Schon in der Gründungsphase der IKP wird versucht, Gramsci gegen Lenin aufzubauen. Er veröffentlichte 1920 in der „Ordine Nuovo“ das „Programm für die Erneuerung der Sozialistischen Partei“ und versuchte damit, die ISP in eine „Partei des revolutionären Proletariats“, die für „die Zukunft einer kommunistischen Gesellschaft“ eintritt, umzugestalten. Es war eine Kompromissformel, mit der er auf den von den Zentristen abgelehnten Namen „Kommunistische Partei“ verzichtete. Der Kern der Forderungen blieb jedoch der Bruch mit dem Opportunismus. Lenin billigte das Vorgehen Gramscis. In seiner Rede „über den Kampf innerhalb der Italienischen Sozialistischen Partei“ ging er von einer Lage in Italien aus, in welcher der Sturz des bürgerlichen Kabinetts und die Bildung einer linken Regierung eine reale Möglichkeit bildete. Für diesen „Sieg der Revolution in Italien“ sei unbedingt notwendig, dass „die Vorhut des revolutionären Proletariats in Italien eine wahrhaft kommunistische Partei wird“.

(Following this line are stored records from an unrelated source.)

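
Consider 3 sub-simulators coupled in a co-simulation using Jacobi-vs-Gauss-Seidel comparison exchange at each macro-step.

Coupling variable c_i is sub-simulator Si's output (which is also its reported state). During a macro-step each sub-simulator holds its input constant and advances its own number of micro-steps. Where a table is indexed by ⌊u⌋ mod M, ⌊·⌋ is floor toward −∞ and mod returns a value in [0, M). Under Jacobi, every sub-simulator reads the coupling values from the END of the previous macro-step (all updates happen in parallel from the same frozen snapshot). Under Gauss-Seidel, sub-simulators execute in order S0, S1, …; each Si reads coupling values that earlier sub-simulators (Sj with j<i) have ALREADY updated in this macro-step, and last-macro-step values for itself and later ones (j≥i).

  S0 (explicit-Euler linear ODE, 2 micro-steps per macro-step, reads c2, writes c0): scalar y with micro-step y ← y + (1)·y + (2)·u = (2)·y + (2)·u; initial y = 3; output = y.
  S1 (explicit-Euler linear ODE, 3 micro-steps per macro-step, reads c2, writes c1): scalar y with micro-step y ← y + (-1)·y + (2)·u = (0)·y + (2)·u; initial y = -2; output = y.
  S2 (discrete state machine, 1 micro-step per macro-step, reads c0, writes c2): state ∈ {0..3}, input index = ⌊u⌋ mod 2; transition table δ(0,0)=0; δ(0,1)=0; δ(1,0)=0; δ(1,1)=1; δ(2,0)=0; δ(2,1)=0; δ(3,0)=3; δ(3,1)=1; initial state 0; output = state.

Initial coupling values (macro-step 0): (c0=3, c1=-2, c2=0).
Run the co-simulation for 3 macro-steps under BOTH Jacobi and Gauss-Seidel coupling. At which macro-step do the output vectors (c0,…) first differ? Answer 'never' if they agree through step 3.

first divergence at macro-step: never

[Jacobi] macro 1: S0 reads c2=0 → after 2×micro: 12; S1 reads c2=0 → after 3×micro: 0; S2 reads c0=3 → after 1×micro: 0 ⇒ (c0=12, c1=0, c2=0)
[Jacobi] macro 2: S0 reads c2=0 → after 2×micro: 48; S1 reads c2=0 → after 3×micro: 0; S2 reads c0=12 → after 1×micro: 0 ⇒ (c0=48, c1=0, c2=0)
[Jacobi] macro 3: S0 reads c2=0 → after 2×micro: 192; S1 reads c2=0 → after 3×micro: 0; S2 reads c0=48 → after 1×micro: 0 ⇒ (c0=192, c1=0, c2=0)
[Gauss-Seidel] macro 1: S0 reads c2=0 → after 2×micro: 12; S1 reads c2=0 → after 3×micro: 0; S2 reads c0=12 → after 1×micro: 0 ⇒ (c0=12, c1=0, c2=0)
[Gauss-Seidel] macro 2: S0 reads c2=0 → after 2×micro: 48; S1 reads c2=0 → after 3×micro: 0; S2 reads c0=48 → after 1×micro: 0 ⇒ (c0=48, c1=0, c2=0)
[Gauss-Seidel] macro 3: S0 reads c2=0 → after 2×micro: 192; S1 reads c2=0 → after 3×micro: 0; S2 reads c0=192 → after 1×micro: 0 ⇒ (c0=192, c1=0, c2=0)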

Gramsci wird oft nachgesagt, er habe die Trennung von den Reformisten als einen großen Fehler gesehen. Er sah im Misslingen der Umwandlung der ISP in eine revolutionäre Partei des Proletariats „den größten Triumph der Reaktion“. Gramsci hielt die Gründung der IKP dennoch für notwendig, denn sie hätte „mit ihrem Entstehen endgültig das historische Problem der Bildung der Partei des italienischen Proletariats gelöst“. In dieser Auffassung bestärkten ihn die Erfahrungen der Räterevolution in Ungarn, wo er im Zusammenschluss der Kommunisten und Sozialdemokraten einen Faktor sah, der zur Niederlage beitrug.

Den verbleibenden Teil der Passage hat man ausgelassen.